Art. 3.De evaluatiecriteria zijn : § 1. Managementcompetenties : 1° Omgaan met informatie - Vernieuwen;2° Omgaan met taken - Organiseren;3° Omgaan met medewerkers - Medewerkers Ontwikkelen;4° Omgaan met relaties - Beïnvloeden. § 2. Omgaan met eigen functioneren : 1° Respect tonen;2° Zich aanpassen;3° Inzet tonen;4° Stress beheren. § 3. Kerncompetenties : 1° In team werken;2° Servicegericht handelen;3° Betrouwbaarheid tonen;4° Zichzelf ontwikkelen;5° Objectieven behalen.

Art. 4.Elk evaluatiecriterium is gelinkt aan een aantal gedragsindicatoren die de mogelijkheid bieden af te leiden of, en in welke mate, de magistraat aan het criterium beantwoordt.

Aan de volgorde van de indicatoren per evaluatiecriterium wordt geen specifieke betekenis toegekend.

Art. 5.De gedragsindicatoren zijn : § 1. Voor de managementcompetenties : 1° Omgaan met informatie - Vernieuwen : Vernieuwend denken door innovatieve en creatieve ideeën aan te brengen. Dimensies : - Vernieuwend denken : nieuwe pistes, perspectieven of combinaties ontdekken (die dus niet voor de hand liggend zijn); - Creatief denken : Ongekende, originele ideeën aanbrengen (die dus niet voortvloeien uit bestaande processen).

Gedragsindicatoren : - ontdekt nieuwe verbanden in de informatie; - vertaalt ideeën van anderen in een nieuwe zienswijze; - bedenkt nieuwe benaderingen voor bestaande situaties; - benadert een probleem vanuit een totaal nieuwe invalshoek; - brengt originele ideeën aan die niet voortvloeien uit het gekende; - bekijkt situaties vanuit een origineel perspectief. 2° Omgaan met taken - Organiseren : Proactief stellen van objectieven, nauwgezet uittekenen van actieplannen en daarbij de juiste middelen inschakelen, binnen de beschikbare tijd. Dimensies : - Doelstellingen bepalen : een strategische, tactische of operationele beleidslijn vertalen in concreet meetbare objectieven; - Proactief handelen : mogelijke toekomstige obstakels correct inschatten en in functie daarvan de juiste acties ondernemen; - Plannen : efficiënte actieplannen in logische stappen, binnen de beschikbare tijd en in functie van de prioriteiten uitwerken; daarbij de vereiste middelen (mensen, budget, logistiek) mee bepalen en juist inzetten.

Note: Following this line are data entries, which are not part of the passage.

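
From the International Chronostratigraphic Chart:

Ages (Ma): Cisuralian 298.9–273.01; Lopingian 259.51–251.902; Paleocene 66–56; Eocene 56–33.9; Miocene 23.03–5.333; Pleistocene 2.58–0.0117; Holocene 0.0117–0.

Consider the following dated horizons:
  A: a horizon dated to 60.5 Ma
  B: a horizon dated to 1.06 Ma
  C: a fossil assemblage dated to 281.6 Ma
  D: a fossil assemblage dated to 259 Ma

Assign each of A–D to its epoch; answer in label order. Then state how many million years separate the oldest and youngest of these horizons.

A — Paleocene; B — Pleistocene; C — Cisuralian; D — Lopingian; span 280.54 million years

A: 60.5 Ma lies in 66–56 Ma, so Paleocene.
B: 1.06 Ma lies in 2.58–0.0117 Ma, so Pleistocene.
C: 281.6 Ma lies in 298.9–273.01 Ma, so Cisuralian.
D: 259 Ma lies in 259.51–251.902 Ma, so Lopingian.
Oldest = 281.6 Ma, youngest = 1.06 Ma → span 280.54 Myr.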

Gedragsindicatoren : - definieert objectieven in functie van de te behalen resultaten; - vertaalt de beleidslijnen naar meetbare doelstellingen; - houdt rekening met onverwachte omstandigheden bij het opstellen van een planning; - onderneemt acties, rekening houdend met toekomstige obstakels; - plant activiteiten en mensen in functie van de te behalen resultaten en de prioriteiten. 3° Omgaan met medewerkers - Medewerkers ontwikkelen : Begeleiden van medewerkers in hun groei en gericht feedback geven over hun functioneren (prestaties en ontwikkeling). Dimensies : - Competenties ontwikkelen : medewerkers gericht advies geven en begeleiden in hun groei; - Feedback geven : medewerkers inzicht geven in hun sterke en zwakke kanten; zowel wat betreft hun prestaties als hun ontwikkeling.

Gedragsindicatoren : - geeft advies aan medewerkers omtrent hun ontwikkelingsmogelijkheden; - bewaakt de vooruitgang in de ontwikkeling van de medewerkers; - geeft zowel positieve als negatieve feedback op een gepaste manier; - leert medewerkers hun sterke en zwakke kanten kennen; - helpt de medewerkers hun functioneren in kaart te brengen. 4° Omgaan met relaties - Beïnvloeden : Impact hebben, onderhandelen om tot een win-win situatie te komen en een publiek overtuigen. Dimensies : - Impact hebben : een goede indruk maken op anderen, ideeën door anderen doen aanvaarden en anderen aanzetten tot actie; - Onderhandelen : een vooropgesteld doel bereiken door het hanteren van overtuigende argumenten, het aanvaarden van realistische compromissen, het realiseren van een win-win situatie; - Een publiek overtuigen : Zijn/haar publiek ertoe bewegen om de waarde van zijn/haar ideeën of voorgestelde acties te erkennen door zijn/haar communicatiestijl aan te passen, doeltreffend te reageren op opmerkingen en vragen en de aandacht vast te houden.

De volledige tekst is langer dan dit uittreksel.